It’s like trying to eat roast beef with a plastic spoon. Like designing a book under water with no air supply. Or carrying cranberry juice in a construction-paper basket woven for a grade-school project. My school was tiny, with fourteen classrooms and a library in the basement, down a narrow hallway, steep cement stairs, painted some dark color, gray or muddy green, where all the girls in your class lined up while waiting to use the girls’ room.
It was weird and scary. More so when Taffy got busted by an angry teacher as my friend and next-door neighbor was scratching ‘o’ at the end of ‘hell’ written on the old plaster wall. The thick old smooth kind of wall that was cool to the touch, even toward summer. I saw the whole thing. It was a civic-minded gesture. The teacher did not believe her.
The librarian was really nice. Were there windows? Maybe high up near the ceiling. It always seemed kind of shadowy. We were allowed to browse through the stacks and choose what we wanted to read. The book I remember most vividly had a story about a woman who spun her skin off every night and danced around as a skeleton, then rewove her skin back on before morning. I believe her husband spied her doing this at some point, though I don’t remember what the consequences were. The story was illustrated. With a full-page drawing.
This is a mood piece. But I can’t pinpoint the mood. Weary. Not particularly coherent. Trying to sort through hundreds of images for one original scan that I am sure is archived but can’t remember the name. Ay dios mío mon dieu, as I sometimes am driven to say, both Spanish and French in probably really bad accents.
Maybe I’m just bouncing off the clash of present and past.
Three of the images coming up are from an angsty collage about office procedures.

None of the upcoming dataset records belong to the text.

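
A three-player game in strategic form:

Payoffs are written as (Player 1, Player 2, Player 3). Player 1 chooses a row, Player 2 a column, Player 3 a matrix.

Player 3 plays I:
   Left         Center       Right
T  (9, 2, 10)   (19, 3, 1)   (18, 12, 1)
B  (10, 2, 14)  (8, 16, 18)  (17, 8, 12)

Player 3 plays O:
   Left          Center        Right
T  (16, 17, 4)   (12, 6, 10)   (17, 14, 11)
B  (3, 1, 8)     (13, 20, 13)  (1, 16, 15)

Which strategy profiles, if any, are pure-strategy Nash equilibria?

(T, Left, I): Player 1 can switch to B (9 → 10). Not NE.
(T, Left, O): Player 3 can switch to I (4 → 10). Not NE.
(T, Center, I): Player 2 can switch to Right (3 → 12). Not NE.
(T, Center, O): Player 1 can switch to B (12 → 13). Not NE.
(T, Right, I): Player 3 can switch to O (1 → 11). Not NE.
(T, Right, O): Player 2 can switch to Left (14 → 17). Not NE.
(The remaining 6 profiles each have a profitable deviation by the same check.)

No pure-strategy Nash equilibrium.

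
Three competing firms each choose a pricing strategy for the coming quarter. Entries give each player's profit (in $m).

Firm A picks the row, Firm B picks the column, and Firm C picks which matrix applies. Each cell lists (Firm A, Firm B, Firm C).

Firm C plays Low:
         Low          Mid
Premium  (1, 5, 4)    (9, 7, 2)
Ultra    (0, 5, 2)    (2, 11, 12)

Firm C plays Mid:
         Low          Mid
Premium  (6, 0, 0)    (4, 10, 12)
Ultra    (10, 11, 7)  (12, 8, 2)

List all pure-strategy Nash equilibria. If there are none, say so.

Firm A against (Low, Low): payoffs 1, 0 → best response Premium.
Firm A against (Low, Mid): payoffs 6, 10 → best response Ultra.
Firm A against (Mid, Low): payoffs 9, 2 → best response Premium.
Firm A against (Mid, Mid): payoffs 4, 12 → best response Ultra.
Firm B against (Premium, Low): payoffs 5, 7 → best response Mid.
Firm B against (Premium, Mid): payoffs 0, 10 → best response Mid.
Firm B against (Ultra, Low): payoffs 5, 11 → best response Mid.
Firm B against (Ultra, Mid): payoffs 11, 8 → best response Low.
Firm C against (Premium, Low): payoffs 4, 0 → best response Low.
Firm C against (Premium, Mid): payoffs 2, 12 → best response Mid.
Firm C against (Ultra, Low): payoffs 2, 7 → best response Mid.
Firm C against (Ultra, Mid): payoffs 12, 2 → best response Low.
Mutual best responses: (Ultra, Low, Mid).

The unique pure-strategy Nash equilibrium is (Ultra, Low, Mid).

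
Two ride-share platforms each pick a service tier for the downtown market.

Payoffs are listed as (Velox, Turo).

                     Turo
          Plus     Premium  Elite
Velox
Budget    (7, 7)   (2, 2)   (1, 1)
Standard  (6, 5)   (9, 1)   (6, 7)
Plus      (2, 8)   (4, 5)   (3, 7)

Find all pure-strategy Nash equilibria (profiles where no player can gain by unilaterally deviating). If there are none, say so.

The pure Nash equilibria are (Budget, Plus); (Standard, Elite).

Velox against Plus: payoffs 7, 6, 2 → best response Budget.
Velox against Premium: payoffs 2, 9, 4 → best response Standard.
Velox against Elite: payoffs 1, 6, 3 → best response Standard.
Turo against Budget: payoffs 7, 2, 1 → best response Plus.
Turo against Standard: payoffs 5, 1, 7 → best response Elite.
Turo against Plus: payoffs 8, 5, 7 → best response Plus.
Mutual best responses: (Budget, Plus); (Standard, Elite).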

They feature a photocopied photograph of a board of directors, most likely taken in the early ’70s. No idea what the company was. There’s only one woman. She must have been tiny. She’s standing on a stair step. She’s the Patron Saint of Office Procedures and I both despise and adore her.
It has been raining all day. But just before sunset, the sky turned pale blue and the clouds, not too many, were pink, orange and white.

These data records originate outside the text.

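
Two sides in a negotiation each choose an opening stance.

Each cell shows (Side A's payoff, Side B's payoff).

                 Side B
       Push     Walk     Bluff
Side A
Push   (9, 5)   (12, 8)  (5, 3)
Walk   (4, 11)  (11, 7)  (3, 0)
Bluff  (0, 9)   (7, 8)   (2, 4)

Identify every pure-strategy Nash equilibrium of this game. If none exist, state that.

Side A against Push: payoffs 9, 4, 0 → best response Push.
Side A against Walk: payoffs 12, 11, 7 → best response Push.
Side A against Bluff: payoffs 5, 3, 2 → best response Push.
Side B against Push: payoffs 5, 8, 3 → best response Walk.
Side B against Walk: payoffs 11, 7, 0 → best response Push.
Side B against Bluff: payoffs 9, 8, 4 → best response Push.
Mutual best responses: (Push, Walk).

(Push, Walk)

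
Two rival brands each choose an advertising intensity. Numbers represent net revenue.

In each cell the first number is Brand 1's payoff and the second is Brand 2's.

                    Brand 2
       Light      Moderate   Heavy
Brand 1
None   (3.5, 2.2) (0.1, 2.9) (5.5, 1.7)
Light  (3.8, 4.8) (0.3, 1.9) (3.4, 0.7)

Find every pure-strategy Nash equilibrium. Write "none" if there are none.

For each strategy profile, look for a profitable unilateral deviation.
(None, Light): Brand 1 can switch to Light (3.5 → 3.8). Not NE.
(None, Moderate): Brand 1 can switch to Light (0.1 → 0.3). Not NE.
(None, Heavy): Brand 2 can switch to Light (1.7 → 2.2). Not NE.
(Light, Light): Brand 1 gets 3.8, best alternative 3.5; Brand 2 gets 4.8, best alternative 1.9. No profitable deviation — NE.
(Light, Moderate): Brand 2 can switch to Light (1.9 → 4.8). Not NE.
(Light, Heavy): Brand 1 can switch to None (3.4 → 5.5). Not NE.

Pure NE: (Light, Light)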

It’s like finding the file after a really long search. Like the first day of August, and on the second, there will be a full moon.

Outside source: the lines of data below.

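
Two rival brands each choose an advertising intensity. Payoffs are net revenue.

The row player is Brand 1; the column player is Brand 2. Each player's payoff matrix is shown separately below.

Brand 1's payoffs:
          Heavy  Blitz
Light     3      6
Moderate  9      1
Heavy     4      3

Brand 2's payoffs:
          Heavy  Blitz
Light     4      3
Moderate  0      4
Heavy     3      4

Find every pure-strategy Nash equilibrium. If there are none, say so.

Brand 1 against Heavy: payoffs 3, 9, 4 → best response Moderate.
Brand 1 against Blitz: payoffs 6, 1, 3 → best response Light.
Brand 2 against Light: payoffs 4, 3 → best response Heavy.
Brand 2 against Moderate: payoffs 0, 4 → best response Blitz.
Brand 2 against Heavy: payoffs 3, 4 → best response Blitz.
No profile is a mutual best response for all players.

No pure-strategy Nash equilibrium.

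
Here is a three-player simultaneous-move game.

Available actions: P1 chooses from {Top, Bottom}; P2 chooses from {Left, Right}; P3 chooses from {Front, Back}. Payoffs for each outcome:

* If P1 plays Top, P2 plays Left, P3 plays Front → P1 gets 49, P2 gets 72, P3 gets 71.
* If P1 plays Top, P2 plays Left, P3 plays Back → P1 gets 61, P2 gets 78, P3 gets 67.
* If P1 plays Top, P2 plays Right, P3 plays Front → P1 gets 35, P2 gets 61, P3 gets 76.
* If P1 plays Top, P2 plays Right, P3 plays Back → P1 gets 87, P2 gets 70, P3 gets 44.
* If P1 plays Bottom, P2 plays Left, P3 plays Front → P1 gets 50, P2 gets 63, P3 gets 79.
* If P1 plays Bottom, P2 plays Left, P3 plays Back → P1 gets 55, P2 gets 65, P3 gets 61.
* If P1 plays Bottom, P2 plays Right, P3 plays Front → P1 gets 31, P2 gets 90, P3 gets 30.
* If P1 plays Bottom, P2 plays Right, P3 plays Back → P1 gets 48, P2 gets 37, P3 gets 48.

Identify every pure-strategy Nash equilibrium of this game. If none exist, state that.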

I’m leaving some dust on the scans. Unusual for me, but that’s just how I feel.
Original text and images by Catherine Rutgers © 2012
adore this, both the voice of the written section of this piece, as well as the photos. your voice is simply YOURS, original and precise and filled with attitude… and the photos, that green, excuse me, those greens are splendid. I always find the most variety in green, which is strange since each primary color probably has exactly as many possibilities as the next, but the infinity of greens always strikes me as somehow more infinite than that of any other color (if you get what I’m saying)
Hello, Anonymous, and I do understand what you say about green, both in natural phenomena and while manipulating the color onscreen. With red, I quickly exhaust my options, and the color I am seeking has slid into orange, or brown, or a color so bizarrely obnoxious that I never want to look at it again. The purples are unstable: Do they want to be blue? Fuchsia? Pink? Though I did once create a green that was utterly flat, the catalog of living greens appears to be endless, and the greens I find behind the glass continue to surprise me.
Maybe, I think, this piece is more integrated than any I’ve done here before. You may know how it is when you finish something, step back, and check it out like a stranger. There are layers, and then layers, in this. They are bouncing excitedly and talking to each other in ways I’m just beginning to discover. That ‘o’ in the text and in the opening image.
Ah, let me wrap now by noting how much I appreciate your beautiful comment: thank you!
Great to see the like from Ellis Nelson, author of young adult fiction. Thanks for stopping by!
Hi
I remember that cool concrete in the “tunnel” going to the school library. Even in the winter it gave off some type of cool warmth like you knew there always something at the end. But what the harsh reality that I see now is getting through without getting hurt was the battle.
I stumbled on your site looking for something from my youth.It is a black light poster of Jimmy Hendrix, Way back when my hands were so much younger;and not filled with all of the things that come with life & age I loved to put art onto fabric. Anything you would give me I could embroider on to fabric. This poster at the time was not hard to find. I was a young 14 year old doing something that could impress the “cool” (guys) people.In my spare time between dodging what they now call bullying and sexual harassment I would sew.
Honey I don”t know who your are but your art is just breath taking I would like to prove to my self that I still can. is there any way I can get just a full size copy, black and white is fine I can see the colors so clear in my mind
The original full poster size in greenish blue satin fabric was sent to the junk yard in the back of a 1964 Ford Falcon. Ah so much for Love!!
Thank You so much For Your Time,
Sandi Freeman
Sandi, it’s wonderful to find this as the first message of my day!! Please stay tuned. I’m searching through my archives for the original image of that poster and will get back to you soon. With all best wishes, Catherine
Hello, again, Sandi, Hope you have a chance to check out the newest post. There’s a close-up of the Hendrix poster, just for you. Hope it works!
wonderful
Hi, Samm, and thanks!! Glad you like this one; it was a great feeling to work on it as it evolved organically, but in really unexpected ways. BTW, I hope to view your China pix soon!